Tomáš Brázdil,Krishnendu Chatterjee,Martin Chmelik,Vojtěch Forejt,Jan Křetínský,Marta Kwiatkowska,Tobias Meggendorfer,David Parker,Mateusz Ujma
Abstract:We present a general framework for applying learning algorithms and heuristical guidance to the verification of Markov decision processes (MDPs). The primary goal of our techniques is to improve performance by avoiding an exhaustive exploration of the state space, instead focussing on particularly relevant areas of the system, guided by heuristics. Our work builds on the previous results of Br{á}zdil et al., significantly extending it as well as refining several details and fixing errors.
What problem does this paper attempt to address?
### Problems Addressed by the Paper
This paper aims to address the verification problem of Markov Decision Processes (MDP), specifically how to improve performance by avoiding exhaustive exploration of the state space. Specifically, the paper proposes a general framework that leverages learning algorithms and heuristic guidance to achieve this goal.
**Main Contributions Include:**
1. **Probabilistic Reachability Problem**:
- The framework focuses on the probabilistic reachability problem, which is a core issue in verification. The framework is implemented in two different scenarios:
- The first scenario assumes complete knowledge of the MDP, including exact transition probabilities. This method performs heuristic-driven partial exploration to obtain precise upper and lower bounds of the required probability.
- The second scenario can only sample the MDP without knowing the exact transition dynamics. In this case, the method provides probabilistic guarantees, i.e., estimates of the upper and lower bounds, thus offering an effective stopping criterion for approximation.
2. **Algorithm Framework**:
- A scalable framework is proposed to efficiently solve the reachability problem on "full-information" MDPs and extend it to arbitrary MDPs.
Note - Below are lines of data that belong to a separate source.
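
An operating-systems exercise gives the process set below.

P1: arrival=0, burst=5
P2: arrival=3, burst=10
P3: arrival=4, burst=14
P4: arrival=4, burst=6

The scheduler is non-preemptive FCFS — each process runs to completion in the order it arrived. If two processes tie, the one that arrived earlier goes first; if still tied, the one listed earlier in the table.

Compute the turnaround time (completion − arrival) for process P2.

12

Timeline: | P1 0-5 | P2 5-15 | P3 15-29 | P4 29-35 |
Completion: P1=5  P2=15  P3=29  P4=35
Turnaround (C−A): P1=5  P2=12  P3=25  P4=31
Turnaround(P2) = completion − arrival = 15 − 3 = 12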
- A model-free PAC learning algorithm suitable for "limited-information" MDPs is introduced and extended to arbitrary MDPs.
3. **Statistical Model Checking**:
- In the limited information setting, a PAC model-free algorithm based on Delayed Q-Learning is proposed, which can provide statistical upper and lower bounds on the maximum reachability.
4. **Impact on Related Work**:
- The work of this paper directly influences many subsequent studies, particularly in the application of BRTDP methods and their variants, which have been extended to areas such as long-term average rewards, continuous-time Markov chains, continuous-space MDPs, and stochastic games.
In summary, the main goal of this paper is to improve the efficiency of MDP verification through heuristic methods and learning algorithms, especially when dealing with large-scale systems, thus avoiding traditional exhaustive exploration methods.